Criar uma horta é aceitar o tempo e sentir a vida

O que aprendi tocando na terra e deixando florescer. Por Giulia Ebohon

O que é vivo nos lembra da nossa própria vida. Essa constatação me atingiu durante um encontro e, como uma grande descoberta, comecei a entender de onde veio aquela vontade repentina e tão instintiva de criar uma horta no quintal da minha casa.

A ideia surgiu em junho, quando interrompi o ritmo alienado do meu antigo trabalho para desfrutar de quinze dias de férias.

Como quem acaba seus compromissos e pode desfrutar de uma dose de liberdade, quis ocupar todo aquele tempo com algo que durasse. Algo que não voltaria a trabalhar comigo; que me lembrasse dos diversos compassos que a vida pode ter.
Decidi criar uma horta. E que surpresa ver essa ideia me preencher tão verdadeiramente. Eu, que desde que me lembrava, não tinha nenhum afeto por plantas, estava prestes a doar um pouco de mim as suas raízes.

hortagiuEsse distanciamento era de longa data e muito dizia sobre mim. Quando adolescente me frustrava com a facilidade com a qual as plantas sob meu cuidado morriam. Me presentear com uma Azaleia era quase uma sentença de morte para as flores.
Fato é que eu não dedicava tempo a elas, não respeitava sua necessidade de água e tampouco conferia a terra, o resultado era certo. Mas projetei essa decepção na natureza e me contentava em achá-las bonitas, apenas.

Pois em junho deste ano rompi com essa limitação que eu mesma me impus e abracei a ideia de ter uma hortinha em casa. Não poderia imaginar o quão rico seria encontrar um espaço para abrigá-la, cuidar desse novo lugar e só então cultivar as mudinhas.

Juntei mãos. Mãe, vó, amigas, tios, se uniram para ressignificar um cantinho ignorado no nosso quintal.

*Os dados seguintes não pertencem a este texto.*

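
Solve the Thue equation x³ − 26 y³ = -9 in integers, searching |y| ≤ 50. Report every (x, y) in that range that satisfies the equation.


The equation is x³ - 26y³ = -9. For fixed y, x³ = 26·y³ − 9, so a solution requires the RHS to be a perfect cube.
Strategy: iterate y from -50 to 50, compute RHS = 26·y³ − 9, and check whether it is a (positive or negative) perfect cube.
Check small values of y:
  y = 0: RHS = -9 is not a perfect cube.
  y = 1: RHS = 17 is not a perfect cube.
  y = -1: RHS = -35 is not a perfect cube.
  y = 2: RHS = 199 is not a perfect cube.
  y = -2: RHS = -217 is not a perfect cube.
  y = 3: RHS = 693 is not a perfect cube.
  y = -3: RHS = -711 is not a perfect cube.
Continuing the search up to |y| = 50 finds no solutions either.
No (x, y) in the scanned range satisfies the equation.

No integer solutions with |y| ≤ 50.


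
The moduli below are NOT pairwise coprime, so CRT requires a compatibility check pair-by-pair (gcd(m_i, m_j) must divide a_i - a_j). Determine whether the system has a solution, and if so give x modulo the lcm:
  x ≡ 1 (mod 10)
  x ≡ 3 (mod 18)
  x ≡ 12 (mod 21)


Moduli 10, 18, 21 are not pairwise coprime, so CRT works modulo lcm(m_i) when all pairwise compatibility conditions hold.
Pairwise compatibility: gcd(m_i, m_j) must divide a_i - a_j for every pair.
Merge one congruence at a time:
  Start: x ≡ 1 (mod 10).
  Combine with x ≡ 3 (mod 18): gcd(10, 18) = 2; 3 - 1 = 2, which IS divisible by 2, so compatible.
    Write x = 1 + 10·t and substitute into x ≡ 3 (mod 18): 10·t ≡ 3 − 1 = 2 (mod 18).
    Divide the congruence (and modulus) by g = 2: 5·t ≡ 1 (mod 9).
    The inverse of 5 mod 9 is 2 (since 5·2 = 10 = 1·9 + 1), so t ≡ 2·1 = 2 ≡ 2 (mod 9).
    Then x = 1 + 10·2 = 21, valid modulo lcm(10, 18) = 90: x ≡ 21 (mod 90).
  Combine with x ≡ 12 (mod 21): gcd(90, 21) = 3; 12 - 21 = -9, which IS divisible by 3, so compatible.
    Write x = 21 + 90·t and substitute into x ≡ 12 (mod 21): 90·t ≡ 12 − 21 = -9 (mod 21).
    Divide the congruence (and modulus) by g = 3: 30·t ≡ -3 (mod 7).
    Reduce coefficients mod 7: 2·t ≡ 4 (mod 7).
    The inverse of 2 mod 7 is 4 (since 2·4 = 8 = 1·7 + 1), so t ≡ 4·4 = 16 ≡ 2 (mod 7).
    Then x = 21 + 90·2 = 201, valid modulo lcm(90, 21) = 630: x ≡ 201 (mod 630).
Verify: 201 mod 10 = 1, 201 mod 18 = 3, 201 mod 21 = 12.

x ≡ 201 (mod 630).


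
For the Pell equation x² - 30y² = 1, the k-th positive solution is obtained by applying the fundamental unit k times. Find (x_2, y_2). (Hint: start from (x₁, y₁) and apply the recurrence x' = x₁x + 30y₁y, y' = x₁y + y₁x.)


Step 1: Find the fundamental solution (x₁, y₁) of x² - 30y² = 1.
  Expand √30 as a continued fraction. a₀ = ⌊√30⌋ = 5; iterate m_{k+1} = d_k·a_k − m_k, d_{k+1} = (30 − m_{k+1}²)/d_k, a_{k+1} = ⌊(a₀ + m_{k+1})/d_{k+1}⌋ (starting m₀ = 0, d₀ = 1), with convergents p_k = a_k·p_{k-1} + p_{k-2}, q_k = a_k·q_{k-1} + q_{k-2} (p₋₁ = 1, q₋₁ = 0):
  k = 0: a₀ = 5; p₀/q₀ = 5/1; p₀² − 30·q₀² = 25 − 30 = -5.
  k = 1: m = 5, d = 5, a = ⌊(5 + 5)/5⌋ = 2; p/q = (2·5 + 1)/(2·1 + 0) = 11/2; p² − 30·q² = 121 − 120 = 1.
  The first convergent with p² − 30·q² = 1 gives the fundamental solution (x₁, y₁) = (11, 2).
Step 2: Apply the recurrence (x_{n+1}, y_{n+1}) = (x₁x_n + 30y₁y_n, x₁y_n + y₁x_n) repeatedly.
  From (x_1, y_1) = (11, 2): x_2 = 11·11 + 30·2·2 = 241; y_2 = 11·2 + 2·11 = 44.
Step 3: Verify x_2² - 30·y_2² = 58081 - 58080 = 1 (should be 1). ✓

(x_1, y_1) = (11, 2); (x_2, y_2) = (241, 44).


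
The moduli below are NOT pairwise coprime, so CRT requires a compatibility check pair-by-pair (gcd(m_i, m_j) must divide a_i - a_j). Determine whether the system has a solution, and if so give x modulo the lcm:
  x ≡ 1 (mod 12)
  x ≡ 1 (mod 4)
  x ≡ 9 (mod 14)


Moduli 12, 4, 14 are not pairwise coprime, so CRT works modulo lcm(m_i) when all pairwise compatibility conditions hold.
Pairwise compatibility: gcd(m_i, m_j) must divide a_i - a_j for every pair.
Merge one congruence at a time:
  Start: x ≡ 1 (mod 12).
  Combine with x ≡ 1 (mod 4): gcd(12, 4) = 4; 1 - 1 = 0, which IS divisible by 4, so compatible.
    Write x = 1 + 12·t and substitute into x ≡ 1 (mod 4): 12·t ≡ 1 − 1 = 0 (mod 4).
    Divide the congruence (and modulus) by g = 4: 3·t ≡ 0 (mod 1).
    Modulo 1 every t works; take t = 0.
    Then x = 1 + 12·0 = 1, valid modulo lcm(12, 4) = 12: x ≡ 1 (mod 12).
  Combine with x ≡ 9 (mod 14): gcd(12, 14) = 2; 9 - 1 = 8, which IS divisible by 2, so compatible.
    Write x = 1 + 12·t and substitute into x ≡ 9 (mod 14): 12·t ≡ 9 − 1 = 8 (mod 14).
    Divide the congruence (and modulus) by g = 2: 6·t ≡ 4 (mod 7).
    The inverse of 6 mod 7 is 6 (since 6·6 = 36 = 5·7 + 1), so t ≡ 6·4 = 24 ≡ 3 (mod 7).
    Then x = 1 + 12·3 = 37, valid modulo lcm(12, 14) = 84: x ≡ 37 (mod 84).
Verify: 37 mod 12 = 1, 37 mod 4 = 1, 37 mod 14 = 9.

x ≡ 37 (mod 84).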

Confesso que mesmo em férias – período em que teoricamente podemos nos desligar do relógio – me deparei com aquela familiar ansiedade para terminar coisas. Eram momentos em que desejava fazer um trabalho de três dias em três horas.

Mas a demora da tinta para secar, a dificuldade para grudar o cimento e a paciência exigida pela massa corrida negavam o tempo do escritório e me ensinaram a nivelar expectativas. Nada atravessaria os passos de cada processo.

As dificuldades se tornaram palpáveis e com elas pude entender minhas limitações, traçar prioridades e acompanhar o ritmo do tempo que ali se instaurava. Não era o meu tempo, era apenas, tempo.

Como se tivesse passado por vários estágios de preparação, adquiri quase uma maturidade precoce para lidar com as mudinhas. Mas, mais do que isso, criamos uma relação e, vez ou outra, toco na terra em momentos de inquietude e sinto acalmar.

Ainda lanço olhares demorados para a horta. Sinto que ela me acrescenta, talvez porque nela encontrei partes de mim. Talvez seja inevitável criar laços com o que é vivo, há uma silenciosa compreensão de que vivemos um caminho familiar.

Diariamente observo o crescimento das plantas, o surgimento de um novo fruto, sua fraqueza, sua rigidez e todos esses resquícios de vida que, tão naturalmente, se reconhecem em mim. E como é bom lembrarmos da nossa própria existência.

Giulia Ebohon é jornalista e recém-cultivadora de hortas.